An year back, after a sum of Rs 6,000 changed hands, the 'bahu' found herself in a 'foreign' place -where Bengali gave way to Haryanvi, rice to roti — and where cattle are worth more than women like her, who are referred to as paros by the locals.
In the moneyed districts of Haryana and Punjab — where a preference for the male has resulted in a skewed sex ratio — girls from economically weaker backgrounds in Bihar, Jharkhand, Orissa and West Bengal are being openly bought in droves for 'marriages'. More often than not , they are unwilling brides.
The legal status of such wedlock, of course, remains doubtful. According to Shaktivahini, a Faridabad-based NGO dealing with anti-trafficking issues, there are up to 50,000 paros in Haryana alone. a huge part of these are minors too. Faced with such a crisis, even vote banks are built on promises of getting brides!
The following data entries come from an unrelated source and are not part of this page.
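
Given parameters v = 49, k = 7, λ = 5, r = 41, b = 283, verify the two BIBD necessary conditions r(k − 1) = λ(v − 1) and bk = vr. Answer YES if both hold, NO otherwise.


Condition (i): r(k − 1) = 41·6 = 246; λ(v − 1) = 5·48 = 240. Match? NO.
Condition (ii): bk = 283·7 = 1981; vr = 49·41 = 2009. Match? NO.
Both conditions hold? NO.

NO


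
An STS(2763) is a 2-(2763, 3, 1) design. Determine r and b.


An STS(v) is a 2-(v, 3, 1) BIBD: block size k = 3, λ = 1.
Replication: r(k − 1) = λ(v − 1) ⇒ r·2 = 2763 − 1 = 2762 ⇒ r = 1381.
Block count: bk = vr ⇒ b·3 = 2763·1381 = 3815703 ⇒ b = 1271901.

r = 1381, b = 1271901.


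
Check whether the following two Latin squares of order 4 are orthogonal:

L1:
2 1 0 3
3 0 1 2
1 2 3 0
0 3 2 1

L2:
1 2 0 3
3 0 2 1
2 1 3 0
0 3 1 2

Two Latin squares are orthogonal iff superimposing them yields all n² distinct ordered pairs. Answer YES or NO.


Form the n² = 16 superimposed pairs (L1[i][j], L2[i][j]), row by row (rows and columns indexed from 0):
row 0: (2,1) (1,2) (0,0) (3,3)
row 1: (3,3) (0,0) (1,2) (2,1)
row 2: (1,2) (2,1) (3,3) (0,0)
row 3: (0,0) (3,3) (2,1) (1,2)
Orthogonality requires all 16 pairs distinct.
But the pair (3,3) repeats: cell (0,3) has L1 = 3, L2 = 3, and cell (1,0) has L1 = 3, L2 = 3.
A repeated pair means some other pair never occurs (only 4 distinct pairs out of 16), so the squares are not orthogonal.
Conclusion: NO.

NO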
Though Census 2001 shows the child sex ratio in Haryana and Punjab as 820 and 793 per 1,000 boys respectively, the latest health survey by the Punjab government has given that villages like Sansarwal in Patiala have touched an alarming 438 girls per 1,000 boys.
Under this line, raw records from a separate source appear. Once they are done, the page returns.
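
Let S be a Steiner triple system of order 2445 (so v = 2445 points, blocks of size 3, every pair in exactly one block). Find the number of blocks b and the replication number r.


An STS(v) is a 2-(v, 3, 1) BIBD: block size k = 3, λ = 1.
Replication: r(k − 1) = λ(v − 1) ⇒ r·2 = 2445 − 1 = 2444 ⇒ r = 1222.
Block count: bk = vr ⇒ b·3 = 2445·1222 = 2987790 ⇒ b = 995930.

r = 1222, b = 995930.


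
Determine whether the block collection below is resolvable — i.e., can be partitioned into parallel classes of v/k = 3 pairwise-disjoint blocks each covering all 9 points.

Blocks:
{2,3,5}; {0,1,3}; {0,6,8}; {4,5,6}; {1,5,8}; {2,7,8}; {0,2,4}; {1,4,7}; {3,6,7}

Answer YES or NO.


v = 9, block size k = 3, number of blocks = 9.
For resolvability, blocks must partition into parallel classes of size v/k = 3.
Total blocks must therefore be a multiple of 3: 9 = 3·3 + 0 ⇒ divisible ✓.
Greedy packing gives 3 candidate class(es). Each should be a full parallel class (size 3, covers all 9 points).
  Class 1 (3 blocks): {2,3,5}; {0,6,8}; {1,4,7}. Points covered: [0, 1, 2, 3, 4, 5, 6, 7, 8].
  Class 2 (3 blocks): {0,1,3}; {4,5,6}; {2,7,8}. Points covered: [0, 1, 2, 3, 4, 5, 6, 7, 8].
  Class 3 (3 blocks): {1,5,8}; {0,2,4}; {3,6,7}. Points covered: [0, 1, 2, 3, 4, 5, 6, 7, 8].
All classes full (size 3)? YES. All classes cover every point? YES.
Resolvable? YES.

YES


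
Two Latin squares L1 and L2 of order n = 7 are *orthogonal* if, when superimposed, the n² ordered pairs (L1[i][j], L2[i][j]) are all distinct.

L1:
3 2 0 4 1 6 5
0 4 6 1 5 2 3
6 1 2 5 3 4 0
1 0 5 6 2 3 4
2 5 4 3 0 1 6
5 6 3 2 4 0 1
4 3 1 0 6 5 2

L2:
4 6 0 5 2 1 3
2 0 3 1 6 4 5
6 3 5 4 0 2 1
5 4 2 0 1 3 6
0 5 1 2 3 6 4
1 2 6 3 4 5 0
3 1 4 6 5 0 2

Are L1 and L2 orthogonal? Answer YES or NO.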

A recent United Nations Population Fund (UNFPA) report has warned that female deficit in the marriageable age (20-49) is set to touch a record 25 million by the year 2030.
The impact is already being felt here. Says Dr Madhav Mohan Godbole, the director of Balgrah, a rehabilitation centre in Rai, Sonepat, "Villagers come to us and plead for brides. They say if we can't fix them up, they will be forced to buy girls." Ram Prasad of Seoti village in Sonepat, concedes, "frequent trips are being made from all over Haryana to hunt for girls in Bengal, Orissa, Jharkhand and even Maharashtra."
What happens during these 'purchases'?
"Someone with 'contacts' in source states facilitates such arrangements in return for kharcha-paani," explains Rishikant of Shativahini. The 'going rate' ranges from Rs 6,000 -10,000, depending on the age and virginity. Forced by poverty, many a time the paros also have to 'accept' polyandry.
Paradoxically, it is now the parents of would-be brides who are calling the shots. No one wants a poor or unemployed groom, says Akbar Ahmed of Malabnuhu. Neither are they willing to send their girls to the land of paros.
Even so, stories of abuse abound. Ameena, 13, was sold to a 35-year-old widower Ashok in Seoti.
"Ashok would lock me up in a room, beat me up and sexually abuse me. He wouldn't let me talk to my mother," recalls Ameena, who tried to escape a couple of times. She was finally rescued by Delhi-based NGO Prayas just last month. "He was so much older, and there was a lot of communication problem. So I was just supposed to say yes to whatever he demanded", she says.
Ameena's was the first case of trafficking registered in Haryana, as women seldom register complaints due to social pressures.
The UNFPA report gives that it is the poor and landless men who will be most affected by this bridal crisis. Just so, 35-year-old Anwari who was, many years ago, married to a man 20 years older than her in Malabnuhu, worries for her four boys. "They don't study. Maybe, I will have to buy brides for them also."